What an amazing thing she describes! And how cool that a neuroscientist has a stroke and can actually watch her brain in the process. I almost cried when I watched this (I love that she is a neuroscientist at Harvard and sounds like a big hippie). That is a lot like what I saw. But not quite as extreme as she described it, and I still had my other functions intact, just a lot quieter. But that's it. That's how it felt.

So I guess in all of this, it makes me think of art as well. If the left side of our brain wants to classify, arrange, order, correct, make linear, and explain everything, then is there art that roots more from that place? And what about the other side? People often think artists are free of this "left brain thinking", and are free as the wind to experiment. And we are. But most don't. Not really. Art making is like banking or any other profession. When done consistently, we want to explain, organize, and make neat little piles out of all the information. We just LOVE rules in art. We love to have everything work properly, tidy, and orderly. Even if orderly means a messy studio at 3am. That is what we do. We paint in a messy studio at 3am.
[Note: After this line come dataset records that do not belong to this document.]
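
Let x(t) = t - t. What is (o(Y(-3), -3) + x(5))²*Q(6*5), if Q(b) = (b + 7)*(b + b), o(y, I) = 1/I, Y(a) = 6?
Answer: 740/3 ≈ 246.67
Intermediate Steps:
x(t) = 0
Q(b) = 2*b*(7 + b) (Q(b) = (7 + b)*(2*b) = 2*b*(7 + b))
(o(Y(-3), -3) + x(5))²*Q(6*5) = (1/(-3) + 0)²*(2*(6*5)*(7 + 6*5)) = (-⅓ + 0)²*(2*30*(7 + 30)) = (-⅓)²*(2*30*37) = (⅑)*2220 = 740/3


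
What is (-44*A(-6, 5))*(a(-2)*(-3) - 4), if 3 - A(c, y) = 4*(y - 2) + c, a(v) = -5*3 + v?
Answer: 6204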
Do NOT mess with this.
But what about art made from the right side of us? This is tricky. The right side is open, curious, naive, feeling, disorderly, awe-struck with everything, childlike.  Let's take it a step further. Do you ever notice when you experience something TRULY new, how it feels? Not many things are new to us in our society. But when they are, we are really LEARNING. We see our world more OPEN. We are more curious all of a sudden. We feel exhilarated. We see others differently, often. We are less separated. And what is weird is that there are opportunities all the time to do this.
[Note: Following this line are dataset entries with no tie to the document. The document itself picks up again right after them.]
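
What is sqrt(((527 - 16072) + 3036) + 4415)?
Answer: I*sqrt(8094) ≈ 89.967*I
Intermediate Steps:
sqrt(((527 - 16072) + 3036) + 4415) = sqrt((-15545 + 3036) + 4415) = sqrt(-12509 + 4415) = sqrt(-8094) = I*sqrt(8094)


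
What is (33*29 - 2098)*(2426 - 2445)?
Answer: 21679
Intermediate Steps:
(33*29 - 2098)*(2426 - 2445) = (957 - 2098)*(-19) = -1141*(-19) = 21679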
Going outside of my comfort zone has been on my mind with all of this lately. This relates directly with the right brain, as I can see it. But there are things that I say are outside of my comfort zone, but really are not. I'm planning a trip to SouthEast Asia. Wow. SOOO out of my comfort! A new culture, new religion, new adventures. And this is true. But in a way, I'm REALLY comfortable with foreign things. I don't know WHAT they are, but I'm very agreeable to have them around and try them. I think it is civilized. I think it is cultured to travel. And I'm correct. But that's not outside of my comfort zone in any way. Culture, especially education and foreign culture, are things I have come to revere and cherish. So that's not REALLY pushing myself, in a lot of respects, though it's still a good thing.
But last week something did push me.

 I met my first gamer.

Yes, like a Dungeons and Dragons gamer. And I liked him. And I was so, so uncomfortable. Role-playing?? Characters that go on for years and have make-believe battles with each other?? Folks, for those of you who are as clueless to this world as I am, it doesn't involve video games or board games. It is like theater acting on crack mixed with ultimate nerdhood.
So here this guy is, telling me very honestly and kindly, about what he likes to play. And there I was, trying my best to keep my judgments out of my head. "Do you have a job, young man?" was what I wanted to say. Yikes! How very conservative of me.
BUT NO!!
This is the funny part. If I had met this man in Cambodia, say, and he was a local telling me about this wonderful theater-acting game they play, I would have jumped on the occasion to play with him. But because I live in Tennessee ( and come from the oh-so-cultured New York city) and have this big ol' left brain critiquing what this guy was telling me, I could barely hear what he was saying over my own judgments.
Damnit.
What a chance missed! If I had been more present with this situation, I would have seen that this was a new place for me. I know nothing about that world. I have never played one of these "games". They have always been too uncool for me. But I don't even know what they are!! And this happens ALL THE TIME. I walk away from new things due to my own fears of them. So in a way, our right brain is also the place where fear comes from.
And as grateful as I am to have this part of my body, and feel fear to keep me alive, it is not the part of my brain that I want to paint by. Nor have relationships from.
Maybe I like art that breaks my own story lines. Something to think about .. no pun intended.

Gamers are my new heroes, by the way.